I don’t really consider myself an environmentalist. I’m more of a human-rights and economic-justice activist who sees those angles in battles traditionally coined as “environmental battles.” I think once something becomes part of a “green” agenda, it tends to get pigeonholed as such, and the various nuances of the issue that might actually lead to winning a battle tend to get suppressed.

Take fisheries issues, for example. Most talk about it only as saving the oceans, and that turns off a big chunk of the population who can’t relate to that message. I’m trying to introduce a different concept: save the small-scale fishermen, because I believe they will help us save the oceans better than the alternative — factory fishing and aquaculture.

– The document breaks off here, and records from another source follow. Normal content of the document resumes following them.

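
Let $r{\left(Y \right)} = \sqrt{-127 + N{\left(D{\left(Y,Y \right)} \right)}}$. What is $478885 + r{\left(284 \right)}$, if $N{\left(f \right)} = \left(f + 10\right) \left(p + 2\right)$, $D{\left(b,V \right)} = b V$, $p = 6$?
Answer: $478885 + 3 \sqrt{71689} \approx 4.7969 \cdot 10^{5}$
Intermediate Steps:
$D{\left(b,V \right)} = V b$
$N{\left(f \right)} = 80 + 8 f$ ($N{\left(f \right)} = \left(f + 10\right) \left(6 + 2\right) = \left(10 + f\right) 8 = 80 + 8 f$)
$r{\left(Y \right)} = \sqrt{-47 + 8 Y^{2}}$ ($r{\left(Y \right)} = \sqrt{-127 + \left(80 + 8 Y Y\right)} = \sqrt{-127 + \left(80 + 8 Y^{2}\right)} = \sqrt{-47 + 8 Y^{2}}$)
$478885 + r{\left(284 \right)} = 478885 + \sqrt{-47 + 8 \cdot 284^{2}} = 478885 + \sqrt{-47 + 8 \cdot 80656} = 478885 + \sqrt{-47 + 645248} = 478885 + \sqrt{645201} = 478885 + 3 \sqrt{71689}$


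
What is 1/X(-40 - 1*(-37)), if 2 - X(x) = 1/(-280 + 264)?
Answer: 16/33 ≈ 0.48485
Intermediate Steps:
X(x) = 33/16 (X(x) = 2 - 1/(-280 + 264) = 2 - 1/(-16) = 2 - 1*(-1/16) = 2 + 1/16 = 33/16)
1/X(-40 - 1*(-37)) = 1/(33/16) = 16/33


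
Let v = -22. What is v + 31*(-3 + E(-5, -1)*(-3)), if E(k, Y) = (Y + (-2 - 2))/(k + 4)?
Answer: -580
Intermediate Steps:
E(k, Y) = (-4 + Y)/(4 + k) (E(k, Y) = (Y - 4)/(4 + k) = (-4 + Y)/(4 + k))
v + 31*(-3 + E(-5, -1)*(-3)) = -22 + 31*(-3 + ((-4 - 1)/(4 - 5))*(-3)) = -22 + 31*(-3 + (-5/(-1))*(-3)) = -22 + 31*(-3 - 1*(-5)*(-3)) = -22 + 31*(-3 + 5*(-3)) = -22 + 31*(-3 - 15) = -22 + 31*(-18) = -22 - 558 = -580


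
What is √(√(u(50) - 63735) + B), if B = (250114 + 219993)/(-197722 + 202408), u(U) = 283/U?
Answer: √(455149050 + 453690*I*√6372934)/2130 ≈ 13.638 + 9.2555*I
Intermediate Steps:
B = 42737/426 (B = 470107/4686 = 470107*(1/4686) = 42737/426 ≈ 100.32)
√(√(u(50) - 63735) + B) = √(√(283/50 - 63735) + 42737/426) = √(√(-3186467/50) + 42737/426) = √(I*√6372934/10 + 42737/426) = √(42737/426 + I*√6372934/10)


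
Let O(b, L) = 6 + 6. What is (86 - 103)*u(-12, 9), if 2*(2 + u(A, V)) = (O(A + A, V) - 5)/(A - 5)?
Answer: 75/2 ≈ 37.500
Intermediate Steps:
O(b, L) = 12
u(A, V) = -2 + 7/(2*(-5 + A)) (u(A, V) = -2 + ((12 - 5)/(A - 5))/2 = -2 + (7/(-5 + A))/2 = -2 + 7/(2*(-5 + A)))
(86 - 103)*u(-12, 9) = (86 - 103)*((27 - 4*(-12))/(2*(-5 - 12))) = -17*(27 + 48)/(2*(-17)) = -17*(-1)*75/(2*17) = -17*(-75/34) = 75/2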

What’s one thing the environmental movement is doing particularly well?

Perseverance!

What’s one thing the environmental movement is doing badly, and how could it be done better?

We are too focused on single-species protection when single-species destruction is what has brought us to this point in the oceans’ demise.

Take the red, green, and yellow seafood lists. With the best intentions, they were created to tell people which fish to eat and not to eat. But the formulas that suggest one fish is healthier than another are part of the problem. Each time a fish is listed as “green” enough to eat, it becomes the next overfished species. Furthermore, some fish are listed as green simply because in a single-species context, there are more of them around. But these are often prey species that larger fish — often listed in the red column — need for their recovery.

We need a truly ecosystem-based approach to our oceans work.

What was your favorite band when you were 18? How about now?

Music wasn’t a big part of my life when I was 18 — I was more interested in boys, arts, and sports! Today, I find myself with an eclectic taste in music. I consider Bob Marley one of my spiritual advisers. I spent much of 2003 seeing Bruce Springsteen during “The Rising” tour with friends — we called him our “therapist.” Recently, a friend introduced me to Manu Chao, a great Spanish-French singer.

What’s your favorite movie?

I loved Black Cat, White Cat. It’s a breath of fresh air in this way-too-serious world. It’s the only movie I’ve intentionally rented more than once because I’ve needed to laugh my ass off.

What are you happy about right now?

In many ways, I’m living a dream. I spend most of my days getting paid to think and/or write about issues my heart believes in and my brain understands. I live in an idyllic location, and I work with amazing fishing communities throughout the world that grace me with their trust. Depending on the season, my breaks involve anything from pulling weeds in the garden to hiking through foot upon foot of snow. I have a circle of friends and family that support whatever craziness I get myself into, and somehow I seem to make ends meet living this way.

If you could have every InterActivist reader do one thing, what would it be?

Silence is not a sign of weakness, so make time for some silence in your life. Things do tend to get clearer once some of the white noise disappears.